Daly Louise E, Power Derek G, O'Reilly Áine, Donnellan Paul, Cushen Samantha J, O'Sullivan Kathleen, Twomey Maria, Woodlock David P, Redmond Henry P, Ryan Aoife M
School of Food and Nutritional Sciences/APC Microbiome Institute, University College Cork, Cork, Ireland.
Department of Medical Oncology, Cork University Hospital, Cork, Ireland.
Br J Cancer. 2017 Jan;116(3):310-317. doi: 10.1038/bjc.2016.431. Epub 2017 Jan 10.
Body composition is an important predictor of drug toxicity and outcome. Ipilimumab (Ipi), a monoclonal antibody used to treat metastatic melanoma, has specific toxicities. No validated biomarkers that predict Ipi toxicity and efficacy exist. Also, the impact of Ipi on body composition has not been established.
Patients with metastatic melanoma treated with Ipi between 2009 and 2015 were included. Body composition was assessed by computed tomography at baseline and after four cycles of Ipi. Sarcopenia and low muscle attenuation (MA) were defined using published cut-points. All adverse events (AEs) and immune-related AEs (irAEs) were recorded (Common Terminology Criteria For Adverse Event V.4.0).
Eighty-four patients were included in this study (62% male, median age 54 years).
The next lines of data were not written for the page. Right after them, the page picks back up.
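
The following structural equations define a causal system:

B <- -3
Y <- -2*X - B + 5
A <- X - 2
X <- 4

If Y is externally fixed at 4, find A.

The intervention breaks the incoming arrows to Y: Y <- -2*X - B + 5 no longer applies, and Y = 4.
A is not downstream of the intervention, so its value is determined by the original equations.
A = X - 2  [with X=4]  = 2

2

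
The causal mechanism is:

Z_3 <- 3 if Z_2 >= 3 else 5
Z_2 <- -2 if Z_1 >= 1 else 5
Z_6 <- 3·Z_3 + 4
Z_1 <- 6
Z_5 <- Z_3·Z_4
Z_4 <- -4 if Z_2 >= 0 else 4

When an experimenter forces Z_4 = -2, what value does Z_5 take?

Intervening sets Z_4 = -2 and removes its equation (Z_4 <- -4 if Z_2 >= 0 else 4).
Z_2 = -2 if Z_1 >= 1 else 5  [with Z_1=6]  = -2
Z_3 = 3 if Z_2 >= 3 else 5  [with Z_2=-2]  = 5
Z_5 = Z_3·Z_4  [with Z_3=5, Z_4=-2]  = -10

-10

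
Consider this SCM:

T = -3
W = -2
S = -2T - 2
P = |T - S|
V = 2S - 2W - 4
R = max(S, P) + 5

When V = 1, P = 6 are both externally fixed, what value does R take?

11

Setting V = 1, P = 6 by intervention discards those variables' equations.
S = -2T - 2  [with T=-3]  = 4
R = max(S, P) + 5  [with S=4, P=6]  = 11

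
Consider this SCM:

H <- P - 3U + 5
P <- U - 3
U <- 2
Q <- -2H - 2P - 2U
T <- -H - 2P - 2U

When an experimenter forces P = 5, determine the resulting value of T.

do(P=5) replaces the equation P <- U - 3 with the constant P = 5.
H = P - 3U + 5  [with P=5, U=2]  = 4
T = -H - 2P - 2U  [with H=4, P=5, U=2]  = -18

-18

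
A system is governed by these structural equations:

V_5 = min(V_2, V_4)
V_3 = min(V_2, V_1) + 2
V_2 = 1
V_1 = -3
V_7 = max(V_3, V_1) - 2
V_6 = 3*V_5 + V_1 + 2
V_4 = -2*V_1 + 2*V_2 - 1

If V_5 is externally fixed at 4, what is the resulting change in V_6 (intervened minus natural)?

The intervention breaks the incoming arrows to V_5: V_5 = min(V_2, V_4) no longer applies, and V_5 = 4.
V_6 = 3*V_5 + V_1 + 2  [with V_5=4, V_1=-3]  = 11
Without intervention: V_4 = -2*V_1 + 2*V_2 - 1  [with V_1=-3, V_2=1]  = 7; V_5 = min(V_2, V_4)  [with V_2=1, V_4=7]  = 1; V_6 = 3*V_5 + V_1 + 2  [with V_5=1, V_1=-3]  = 2.
Change = 11 − 2 = 9.

9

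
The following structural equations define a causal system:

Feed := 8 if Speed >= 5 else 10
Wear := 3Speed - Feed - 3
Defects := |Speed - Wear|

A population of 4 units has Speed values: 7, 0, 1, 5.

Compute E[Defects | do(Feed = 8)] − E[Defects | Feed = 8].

Every unit gets Feed=8 under the intervention. Defects values become 3, 11, 9, 1; E[Defects|do(Feed=8)] = 6.
E[Defects|Feed=8] averages over only the 2 units with Feed=8 (Speed = 7, 5): Defects = 3, 1, mean 2.
Difference = 6 − 2 = 4.

4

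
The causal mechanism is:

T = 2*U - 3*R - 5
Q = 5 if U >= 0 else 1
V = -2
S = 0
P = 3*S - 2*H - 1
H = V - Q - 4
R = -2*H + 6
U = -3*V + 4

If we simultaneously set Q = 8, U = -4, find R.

The joint intervention fixes Q = 8, U = -4, removing each variable's own equation.
H = V - Q - 4  [with V=-2, Q=8]  = -14
R = -2*H + 6  [with H=-14]  = 34

34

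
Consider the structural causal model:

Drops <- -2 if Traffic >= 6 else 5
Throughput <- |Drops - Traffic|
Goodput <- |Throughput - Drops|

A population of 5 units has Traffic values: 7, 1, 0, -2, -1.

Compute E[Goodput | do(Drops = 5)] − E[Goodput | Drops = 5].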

At baseline, 24% were sarcopenic and 33% had low MA. On multivariate analysis, sarcopenia and low MA were significantly associated with high-grade AEs (OR=5.34, 95% CI: 1.15-24.88, P=0.033; OR=5.23, 95% CI: 1.41-19.30, P=0.013, respectively), and low MA was associated with high-grade irAEs (OR=3.57, 95% CI: 1.09-11.77, P=0.036). Longitudinal analysis (n=59) revealed significant reductions in skeletal muscle area (SMA), total body fat-free mass, fat mass (all P<0.001) and MA (P=0.030). Mean reduction in SMA was 3.3%/100 days (95% CI: -4.48 to -1.79%, P<0.001). A loss of SMA ⩾7.5%/100 days (highest quartile) was a significant predictor of overall survival in multivariable Cox regression analysis (HR: 2.1, 95% CI: 1.02-4.56, P=0.046).
Patients with sarcopenia and low MA are more likely to experience severe treatment-related toxicity to Ipi. Loss of muscle during treatment was predictive of worse survival. Treatments to increase muscle mass and influence outcome warrant further investigation.
身体组成是药物毒性和治疗结果的重要预测指标。伊匹单抗(Ipi)是一种用于治疗转移性黑色素瘤的单克隆抗体,具有特定的毒性。目前尚无经过验证的可预测Ipi毒性和疗效的生物标志物。此外,Ipi对身体组成的影响尚未明确。
纳入2009年至2015年间接受Ipi治疗的转移性黑色素瘤患者。在基线和Ipi治疗四个周期后,通过计算机断层扫描评估身体组成。采用已发表的切点定义肌肉减少症和低肌肉衰减(MA)。记录所有不良事件(AE)和免疫相关不良事件(irAE)(不良事件通用术语标准第4.0版)。
本研究共纳入84例患者(62%为男性,中位年龄54岁)。基线时,24%的患者存在肌肉减少症,33%的患者MA较低。多变量分析显示,肌肉减少症和低MA与高级别AE显著相关(OR分别为5.34,95%CI:1.15 - 24.88,P = 0.033;OR为5.23,95%CI:1.41 - 19.30,P = 0.013),低MA与高级别irAE相关(OR为3.57,95%CI:1.09 - 11.77,P = 0.036)。纵向分析(n = 59)显示骨骼肌面积(SMA)、全身去脂体重、脂肪量(均P < 0.001)和MA(P = 0.030)均显著降低。SMA平均降低率为3.3%/100天(95%CI:-4.48至-1.79%,P < 0.001)。在多变量Cox回归分析中,SMA损失≥7.5%/100天(最高四分位数)是总生存期的显著预测指标(HR:2.1,95%CI:1.02 - 4.56,P = 0.046)。
存在肌肉减少症和低MA的患者更有可能发生与Ipi治疗相关的严重毒性反应。治疗期间肌肉量的减少预示着生存预后较差。增加肌肉量并影响治疗结果的治疗方法值得进一步研究。